Outros estudos em animais também confirmam que a estimulação das estruturas somáticas tem um efeito sobre as respostas autonômicas. Em um estudo, os efeitos dos estímulos somáticos foram observados sobre a motilidade da bexiga quiescente. Os resultados mostraram que houve um aumento no tônus muscular vesical em resposta a estímulos químicos nocivos do tecido interespinhoso, mas pouca alteração na pressão vesical em resposta a estímulos somáticos inócuos (Budgell, Hotta, & Sato, 1998). Outro estudo animal examinou os efeitos da estimulação química nociva dos tecidos interespinhosos na motilidade gástrica. Os resultados mostraram que a motilidade foi fortemente inibida e que o arco reflexo responsável por esta ação estava segmentalmente localizado na região torácica média a baixa. Embora tanto o fornecimento do nervo vago quanto o nervo simpático ao estômago estivessem envolvidos no reflexo, a inervação simpática pareceu ser mais importante (Budgell & Suzuki, 2000).
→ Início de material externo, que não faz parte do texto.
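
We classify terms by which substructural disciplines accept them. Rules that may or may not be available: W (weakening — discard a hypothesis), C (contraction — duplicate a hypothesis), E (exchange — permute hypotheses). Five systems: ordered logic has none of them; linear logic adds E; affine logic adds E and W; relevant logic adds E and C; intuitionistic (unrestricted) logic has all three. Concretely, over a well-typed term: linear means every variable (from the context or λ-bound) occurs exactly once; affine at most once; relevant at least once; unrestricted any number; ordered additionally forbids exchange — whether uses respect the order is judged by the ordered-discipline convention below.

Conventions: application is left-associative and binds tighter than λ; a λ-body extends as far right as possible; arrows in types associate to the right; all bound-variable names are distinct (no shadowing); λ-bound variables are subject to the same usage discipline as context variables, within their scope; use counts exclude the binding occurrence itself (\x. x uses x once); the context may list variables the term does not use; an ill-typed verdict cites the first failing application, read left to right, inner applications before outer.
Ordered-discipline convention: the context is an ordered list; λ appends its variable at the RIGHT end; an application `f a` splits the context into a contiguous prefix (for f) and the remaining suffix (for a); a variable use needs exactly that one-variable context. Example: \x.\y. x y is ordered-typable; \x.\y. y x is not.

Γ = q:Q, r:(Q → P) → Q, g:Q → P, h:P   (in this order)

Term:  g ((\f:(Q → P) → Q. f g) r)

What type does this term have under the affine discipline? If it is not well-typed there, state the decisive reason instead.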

Foi também demonstrado que a função cardíaca pode ser alterada pela estimulação inócua dos mecanorreceptores através da manipulação da coluna vertebral. Estes reflexos são por vezes referidos como reflexos espinoviscerais. Budgell e Igarashi (2001) relataram um estudo de caso de um jovem com bradicardia e uma arritmia. Enquanto era monitorado continuamente por eletrocardiografia, uma manipulação cervical (C2) foi realizada no paciente, o que resultou no desaparecimento coincidente da arritmia. Embora o resultado fosse claramente aparente, ainda não foi proposto nenhum mecanismo distinto para explicar o evento. Outro estudo investigou os efeitos da manipulação espinhal (níveis C1 e C2) de adultos jovens saudáveis sobre a função cardíaca. Os resultados deste estudo, que utilizou manipulações fictícias e autênticas (estímulos não-noxiais dentro de faixas fisiológicas normais de movimento), demonstraram alterações significativas na freqüência cardíaca e na variabilidade da freqüência cardíaca (VFC) quando apenas as manipulações autênticas foram realizadas (Budgell & Hirano, 2001).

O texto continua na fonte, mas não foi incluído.